Thüringen hat überwiegend konservativ gewählt und bekommt jetzt eine liberalkonservativ geführte Regierung. So what? Die "aufrechten Demokraten" der versammelten Linken, von rot über grün bis zu dunkelrot können sich den Geifer gar nicht so schnell von den Lippen wischen, wie er ihnen aufstößt. Auch weit über das Bundesland hinaus. Aus 10.000km Entfernung betrachtet ist das nichts Weniger als lustig. Deutschland: Im andauernden Modus der Realsatire. ++ Leider sehe ich keinerlei Fortbestand der jetzigen Konstellation. Die CDU wird von Berlin her diszipliniert werden. Würde sie sich an einer Minderheitsregierung mit der FDP beteiligen, wäre "regieren" nur mittels der Unterstützung der AfD möglich. Und das geht ja gar nicht. Ob sich die schwarzrotgrüne Intelligenzia darüber im Klaren ist, was sie gerade anrichtet? Neuwahlen dürften unumgänglich werden. Angesichts des Zirkus, den sie gerade veranstaltet, sollte sie sich nicht wundern, wenn der nächste Wahlsieger in Thüringen die Bezeichnung "AfD" trägt. ++ Trotzdem: "netter" Versuch.
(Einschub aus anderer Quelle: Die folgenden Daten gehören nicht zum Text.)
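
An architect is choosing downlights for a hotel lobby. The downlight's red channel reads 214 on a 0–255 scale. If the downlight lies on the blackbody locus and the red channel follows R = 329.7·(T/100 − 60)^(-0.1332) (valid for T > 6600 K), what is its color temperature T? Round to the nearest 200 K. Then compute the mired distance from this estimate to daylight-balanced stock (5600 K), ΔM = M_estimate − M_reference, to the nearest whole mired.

-62 mireds

(t − 60)^(-0.1332) = 214/329.7 = 0.64907.
t − 60 = 0.64907^(1/-0.1332) = 0.64907^(-7.508) = 25.657, so t = 85.657.
T = 100·t = 8566 K → 8600 K to the nearest 200 K.
M_estimate = 10⁶/8600 = 116.28; M_reference = 10⁶/5600 = 178.57.
ΔM = 116.28 − 178.57 = -62.29 → -62 mireds.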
Man kann Demokratie eben nicht immer vergewaltigen ...
Ich freue mich über dieses Ergebnis. Alles was kommunistische Ministerpräsidenten verhindert ist jetzt für mich ein positives Erlebnis. Da die Machtübernahme von "Adolf" Höcke nicht ansteht ist jetzt nur gut dass a.) linke Medien schäumen - da werden die FDP und CDU - die "Gewagt haben nicht den Genossen Vorsitzenden von den Linken, Ramelow, zu wählen" als Naziunterstützer tituliert. b.) in den Foren drehen die Leute durch - da geht Hass und Hetze ab wie Schmitz Katze Für mich ist gut dass "Die Linke" nicht weiter regieren wird. Wenn die AfD gute demokratische Vorschläge unterstützt (es gibt eine bürgerlich-rechte Mehrheit in Thüringen) ist das doch Wuppe. Geht es um gute Sachen die umgesetzt werden oder wer was unterstützt?